A crowd of about 50 at the Smithers Sunshine Inn meet organizers who want to open a Bulkley Valley chapter of natural resource lobby group The North Matters. Left to right are Share BC founding director Steve Simons, The North Matters chair Dave Johnston from Kitimat, local meeting organizer Dennis MacKay, and Share BC chair and retired forester Chris O'Connor. (Chris Gareau photo)

The North Matters looks to open Bulkley Valley chapter

Group promoting resource development meets in Smithers.

A natural resource industry lobby group started in Kitimat is looking to open a Smithers area chapter.

The North Matter held a meeting at the Sunshine Inn in Smithers to explain what they do and to gauge interest in creating a board to run a chapter for the Bulkley Valley. About 50 showed up to hear Share BC founding director Steve Simons, The North Matters chair Dave Johnston from Kitimat, local meeting organizer Dennis MacKay, and Share BC chair, retired forester and former Lytton mayor Chris O’Connor make their case.

Johnston made it clear a major motivator is countering groups hoping to curtail projects, including the Coastal GasLink natural gas pipeline planned to be built from northeast B.C. through to Kitimat. He hopes to see chapters spring up across northern B.C., describing that area as anything north of Hope.

“It’s time to start getting louder than the other side. We can’t sit back and take this because it’s frankly disgusting,” Johnston told the crowd.

He pointed to the Canadian postal workers’ union coming out in support of the Unist’ot’en camp and Gitdumden blockade set up after an interim court injunction that were blocking Coastal GasLink workers from accessing areas south of Houston.

“All the postal workers in Kitimat support LNG,” he said, asking the crowd to put pro-LNG messages on mailboxes.

He also attacked the U.S.-based support for protesters, saying it was important for local backers of industries like forestry, mining, and oil and gas to organize and unify their voices.

Johnston took offense when asked by The Interior News if the group was looking to join with any Bulkley Valley Indigenous resource industry supporters, as there did not appear to be any Wet’suwet’en or Gitxsan people in the room.

“You’re using divisive language,” he said.

He had earlier pointed to money the Office of the Wet’suwet’en got the last several years from the environmental group Tides Canada, and accused North Coast NDP MLA Jennifer Rice of divisive language when she tweeted that hereditary chiefs make decisions outside of elected band boundaries.

“I think we’re all Canadians and we need to work together and act like Canadians. It’s not about your race, it’s not about your religion, it’s not about your sex,” said Johnston.

Johnston said the group did talk with the Haisla environment manager and the Lax Kw’alaams.
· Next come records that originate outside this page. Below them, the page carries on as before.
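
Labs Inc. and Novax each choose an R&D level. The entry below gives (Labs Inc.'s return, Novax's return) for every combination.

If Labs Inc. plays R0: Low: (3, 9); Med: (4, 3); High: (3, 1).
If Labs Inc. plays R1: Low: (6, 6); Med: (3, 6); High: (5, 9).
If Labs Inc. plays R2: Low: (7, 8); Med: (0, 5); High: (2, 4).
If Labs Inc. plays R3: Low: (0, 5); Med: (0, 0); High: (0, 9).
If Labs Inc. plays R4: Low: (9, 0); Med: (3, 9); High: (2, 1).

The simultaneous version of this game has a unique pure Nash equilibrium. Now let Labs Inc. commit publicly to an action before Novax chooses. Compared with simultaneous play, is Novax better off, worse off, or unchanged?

worse off

Novax best-responds to each possible Labs Inc. move:
- R0 → Novax plays Low (best of 9, 3, 1); Labs Inc. gets 3.
- R1 → Novax plays High (best of 6, 6, 9); Labs Inc. gets 5.
- R2 → Novax plays Low (best of 8, 5, 4); Labs Inc. gets 7.
- R3 → Novax plays High (best of 5, 0, 9); Labs Inc. gets 0.
- R4 → Novax plays Med (best of 0, 9, 1); Labs Inc. gets 3.
Labs Inc.'s induced payoffs are 3, 5, 7, 0, 3, so Labs Inc. commits to R2. Subgame-perfect outcome: (R2, Low) with payoffs (7, 8).
For the simultaneous game, intersect best replies.
Labs Inc.'s best replies: Low→R4; Med→R0; High→R1.
Novax's best replies: R0→Low; R1→High; R2→Low; R3→High; R4→Med.
Only (R1, High) has each player best-responding; Nash payoffs (5, 9).
Novax earns 8 sequentially versus 9 at the Nash outcome: worse off.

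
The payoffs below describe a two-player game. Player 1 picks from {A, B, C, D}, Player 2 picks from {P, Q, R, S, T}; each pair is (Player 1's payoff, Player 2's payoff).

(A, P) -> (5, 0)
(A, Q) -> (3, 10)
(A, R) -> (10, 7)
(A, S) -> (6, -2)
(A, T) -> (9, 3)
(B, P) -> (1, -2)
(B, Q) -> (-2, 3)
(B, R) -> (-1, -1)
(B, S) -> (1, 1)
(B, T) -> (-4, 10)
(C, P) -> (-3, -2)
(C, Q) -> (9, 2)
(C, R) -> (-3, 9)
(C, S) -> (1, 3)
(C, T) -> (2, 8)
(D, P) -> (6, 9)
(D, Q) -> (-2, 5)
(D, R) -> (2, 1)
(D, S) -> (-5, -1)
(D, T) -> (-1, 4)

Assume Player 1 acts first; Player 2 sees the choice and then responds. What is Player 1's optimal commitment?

Work backward from Player 2's decision.
- A: Player 2 compares 0, 10, 7, -2, 3 and picks Q; Player 1 would get 3.
- B: Player 2 compares -2, 3, -1, 1, 10 and picks T; Player 1 would get -4.
- C: Player 2 compares -2, 2, 9, 3, 8 and picks R; Player 1 would get -3.
- D: Player 2 compares 9, 5, 1, -1, 4 and picks P; Player 1 would get 6.
Among 3, -4, -3, 6, the best is 6 at D. Subgame-perfect outcome: (D, P) with payoffs (6, 9).

D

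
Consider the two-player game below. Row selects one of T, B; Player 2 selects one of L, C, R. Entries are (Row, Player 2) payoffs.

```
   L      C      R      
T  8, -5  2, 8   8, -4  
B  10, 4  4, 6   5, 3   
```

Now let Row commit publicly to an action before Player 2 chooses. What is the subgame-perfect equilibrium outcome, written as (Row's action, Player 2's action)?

(B, C)

Backward induction with Row moving first.
- T → Player 2 plays C (best of -5, 8, -4); Row gets 2.
- B → Player 2 plays C (best of 4, 6, 3); Row gets 4.
Row's induced payoffs are 2, 4, so Row commits to B. Subgame-perfect outcome: (B, C) with payoffs (4, 6).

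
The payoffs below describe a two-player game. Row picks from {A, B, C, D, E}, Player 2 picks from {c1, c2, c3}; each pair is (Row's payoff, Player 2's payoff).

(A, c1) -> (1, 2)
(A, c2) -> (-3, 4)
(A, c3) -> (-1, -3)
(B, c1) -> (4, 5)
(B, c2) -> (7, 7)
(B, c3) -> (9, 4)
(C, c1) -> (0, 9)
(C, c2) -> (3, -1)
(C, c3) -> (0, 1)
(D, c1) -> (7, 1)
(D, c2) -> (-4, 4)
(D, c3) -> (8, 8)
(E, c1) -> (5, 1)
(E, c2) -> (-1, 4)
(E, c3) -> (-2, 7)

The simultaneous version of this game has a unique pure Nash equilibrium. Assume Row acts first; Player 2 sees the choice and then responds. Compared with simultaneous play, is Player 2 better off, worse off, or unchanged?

better off

Backward induction with Row moving first.
- A: BR = c2, leader payoff -3.
- B: BR = c2, leader payoff 7.
- C: BR = c1, leader payoff 0.
- D: BR = c3, leader payoff 8.
- E: BR = c3, leader payoff -2.
Row's induced payoffs are -3, 7, 0, 8, -2, so Row commits to D. Subgame-perfect outcome: (D, c3) with payoffs (8, 8).
Now find the simultaneous Nash equilibrium.
Row's best replies: c1→D; c2→B; c3→B.
Player 2's best replies: A→c2; B→c2; C→c1; D→c3; E→c3.
The unique mutual best reply is (B, c2), giving (7, 7).
Player 2 earns 8 sequentially versus 7 at the Nash outcome: better off.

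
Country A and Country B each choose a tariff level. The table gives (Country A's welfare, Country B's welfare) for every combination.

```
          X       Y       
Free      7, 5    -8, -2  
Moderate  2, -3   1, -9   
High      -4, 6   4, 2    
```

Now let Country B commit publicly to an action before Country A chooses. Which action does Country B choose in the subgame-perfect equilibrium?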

O’Connor said having lived in the southern Interior and Smithers, Bulkley Valley communities were “way ahead” of a lot of areas when it came to relations with Indigenous groups. His role as chair of Share BC is to help The North Matters organize and communicate, he said.

“This is not the final recruitment. Maybe we have to find different ways to reach out,” said O’Connor.

He added that First Nations needed to figure out the different views between elected and hereditary leaders.

“This is something First Nations communities need to figure out internally … I would encourage them [The North Matters] to reach out,” said O’Connor.

“If we can make it easier for them to reconcile those two views of the world, we should,” he added.